The international environment

Quarterly Bulletin 1992 Q3
Published on 01 September 1992
  • Growth of the world economy has yet to gain momentum. In North America, moderate expansion appears to be under way, but has not yet become firmly established. Japanese economic growth continued to slow during the first half of the year. In Europe, activity has generally been subdued, with the impact of restrictive monetary policies beginning to take hold in Germany and continuing to exert a negative impact on demand in most other countries.
  • On the inflation front, US and Japanese consumer price increases are expected to remain moderate and in Canada, inflation reached a twenty-year low. European inflation performance is more mixed. Rising unit labour costs have added to inflationary pressure in Germany, while rates of consumer price increase in Spain and Italy, though falling, remain high. Only in France, among the larger continental countries, has price performance been broadly satisfactory. Monetary aggregates are hard to interpret, having slowed significantly in Japan and the United States, but stabilised at a high level in Germany.

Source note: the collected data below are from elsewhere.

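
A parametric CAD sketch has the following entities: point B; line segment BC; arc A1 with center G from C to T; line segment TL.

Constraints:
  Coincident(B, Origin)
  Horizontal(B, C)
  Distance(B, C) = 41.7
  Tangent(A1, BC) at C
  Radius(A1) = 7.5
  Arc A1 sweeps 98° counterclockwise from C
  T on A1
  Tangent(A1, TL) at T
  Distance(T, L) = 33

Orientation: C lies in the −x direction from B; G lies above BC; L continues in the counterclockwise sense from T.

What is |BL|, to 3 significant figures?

56.7

B is at the origin; B and C share the same y with |BC| = 41.7 and C on the −x side, so C = (-41.7, 0.00). Tangency of A1 to BC means the radius GC is perpendicular to BC, so G = C + (0, 7.5) = (-41.7, 7.50). On A1, C sits at bearing -90° from G; a 98° counterclockwise sweep puts T at bearing 8°, so T = G + 7.5·(cos 8°, sin 8°) = (-34.3, 8.54). The tangent condition forces GT to be normal to TL, so TL runs along (−sin 8°, cos 8°); with |TL| = 33.0, L = (-38.9, 41.2). Then |BL| = |L − B| = 56.7.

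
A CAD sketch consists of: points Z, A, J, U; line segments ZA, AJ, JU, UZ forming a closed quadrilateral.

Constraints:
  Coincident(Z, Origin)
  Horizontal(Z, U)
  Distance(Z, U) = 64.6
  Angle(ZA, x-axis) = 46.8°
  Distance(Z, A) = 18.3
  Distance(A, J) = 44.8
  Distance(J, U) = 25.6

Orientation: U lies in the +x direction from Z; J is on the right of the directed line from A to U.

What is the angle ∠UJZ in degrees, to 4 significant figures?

117.8°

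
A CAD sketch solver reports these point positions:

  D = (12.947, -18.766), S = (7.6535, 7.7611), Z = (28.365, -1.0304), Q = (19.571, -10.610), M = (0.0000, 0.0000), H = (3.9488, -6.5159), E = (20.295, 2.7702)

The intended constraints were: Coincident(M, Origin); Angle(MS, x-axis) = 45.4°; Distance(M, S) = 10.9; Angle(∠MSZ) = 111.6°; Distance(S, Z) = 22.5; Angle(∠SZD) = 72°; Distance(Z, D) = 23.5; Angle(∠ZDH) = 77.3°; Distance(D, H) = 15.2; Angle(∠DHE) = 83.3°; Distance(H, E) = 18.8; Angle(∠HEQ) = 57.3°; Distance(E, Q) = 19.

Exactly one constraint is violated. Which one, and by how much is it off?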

  • The apparent hesitancy of activity prompted the US Federal Reserve to cut interest rates by half a percentage point at the beginning of July, lowering the discount rate to 3.0%. The federal funds rate fell by a similar amount to 3.25%, and leading commercial banks responded by reducing prime lending rates from 6.5% to 6.0%. The weakness of activity and demand led the Bank of Japan to cut its Official Discount Rate by half a percentage point to 3.25% at the end of July.
  • The Bundesbank responded to continued strong monetary growth by raising its discount rate from 8.0% to 8.75% on 16 July, although market interest rates in Germany were largely unaffected. Some, though not all, European countries responded to the Bundesbank by tightening their own monetary conditions. The Banca d'Italia had to act forcefully on several occasions in June and July in response to pressures in financial and currency markets, precipitated initially by the uncertainty caused by the 'No' vote in the Danish referendum on the Maastricht Treaty.